Emanuele turned to Jolanda. “Now, you go in first and start talking to them, and ask them if they’d like to change any dollars. They’re more likely to say ‘Yes’ to you at once. Then I’ll come in and clinch the deal.”

A strategist, Emanuele. Off Jolanda went.

At Felice’s the six sailors were lined along the bar from end to end, and all those white trousers and elbows leaning on the marble made it seem as if there were twelve of them. Jolanda approached and saw twelve eyes fixed on her, rotating in time with closed, chewing, grunting mouths. Most of them, in loose white tunics and with those caps perched on their heads, looked overgrown yet badly developed; but there was one near her, over six feet tall, with apple cheeks and a neck like a pyramid, whose uniform moulded him as if he were naked; he had a pair of round eyes with pupils that revolved to and fro without ever touching the lids. Jolanda hid a ribbon on her brassière which kept popping out.

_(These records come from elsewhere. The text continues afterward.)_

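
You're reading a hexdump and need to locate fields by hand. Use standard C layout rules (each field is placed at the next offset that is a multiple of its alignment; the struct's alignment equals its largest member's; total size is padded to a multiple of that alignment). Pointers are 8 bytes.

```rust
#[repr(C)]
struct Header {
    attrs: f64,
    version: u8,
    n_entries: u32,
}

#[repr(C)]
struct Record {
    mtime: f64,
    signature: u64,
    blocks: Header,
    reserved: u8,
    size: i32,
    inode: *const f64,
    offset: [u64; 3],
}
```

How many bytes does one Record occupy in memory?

72 bytes

Header: @0: attrs [8B, align 8] → 8; @8: version [1B, align 1] → 9; +3 pad (align 4); @12: n_entries [4B, align 4] → 16; size 16, align 8
@0: mtime [8B, align 8] → 8
@8: signature [8B, align 8] → 16
@16: blocks [16B, align 8] → 32
@32: reserved [1B, align 1] → 33
+3 pad (align 4)
@36: size [4B, align 4] → 40
@40: inode [8B, align 8] → 48
@48: offset [24B, align 8] → 72
size 72, align 8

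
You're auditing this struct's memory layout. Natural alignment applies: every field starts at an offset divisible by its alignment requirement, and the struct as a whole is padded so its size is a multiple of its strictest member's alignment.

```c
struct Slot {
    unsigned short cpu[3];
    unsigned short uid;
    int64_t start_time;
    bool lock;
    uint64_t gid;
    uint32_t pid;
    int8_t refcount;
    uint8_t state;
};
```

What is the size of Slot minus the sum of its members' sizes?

0..6  cpu  (6B, 2-aligned)
6..8  uid  (2B, 2-aligned)
8..16  start_time  (8B, 8-aligned)
16..17  lock  (1B, 1-aligned)
17..24  -- padding (7B)
24..32  gid  (8B, 8-aligned)
32..36  pid  (4B, 4-aligned)
36..37  refcount  (1B, 1-aligned)
37..38  state  (1B, 1-aligned)
38..40  -- tail padding (2B)
sizeof = 40, alignof = 8
data bytes 31, size 40 → padding 9

9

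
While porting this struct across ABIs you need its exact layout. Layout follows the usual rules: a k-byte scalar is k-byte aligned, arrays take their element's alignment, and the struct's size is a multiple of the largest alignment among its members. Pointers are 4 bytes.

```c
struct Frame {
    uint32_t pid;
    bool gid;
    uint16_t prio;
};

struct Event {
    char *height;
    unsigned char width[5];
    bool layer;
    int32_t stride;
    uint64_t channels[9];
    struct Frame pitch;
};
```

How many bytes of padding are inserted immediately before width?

0

Frame: pid at 0 (size 4, align 4) → ends 4; gid at 4 (size 1, align 1) → ends 5; pad 1 to align 2 for prio; prio at 6 (size 2, align 2) → ends 8; total 8 bytes, alignment 4
height at 0 (size 4, align 4) → ends 4
width at 4 (size 5, align 1) → ends 9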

From behind the bar, Felice, a chef’s hat perched above swollen, sleepy eyes, was busy refilling glasses and seeing that all went well. From his cobbler’s face, its chin perpetually dark in spite of shaving, came a grin of greeting. He spoke English, Felice did, and Jolanda whispered: “Felice, just ask them, will you, if they want to change any dollars?”

Felice, for ever grinning and evasive, replied: “Ask ’em yourself,” and he told a young waiter with tar-black hair and an onion-coloured face to bring out more trays of pizza and chips.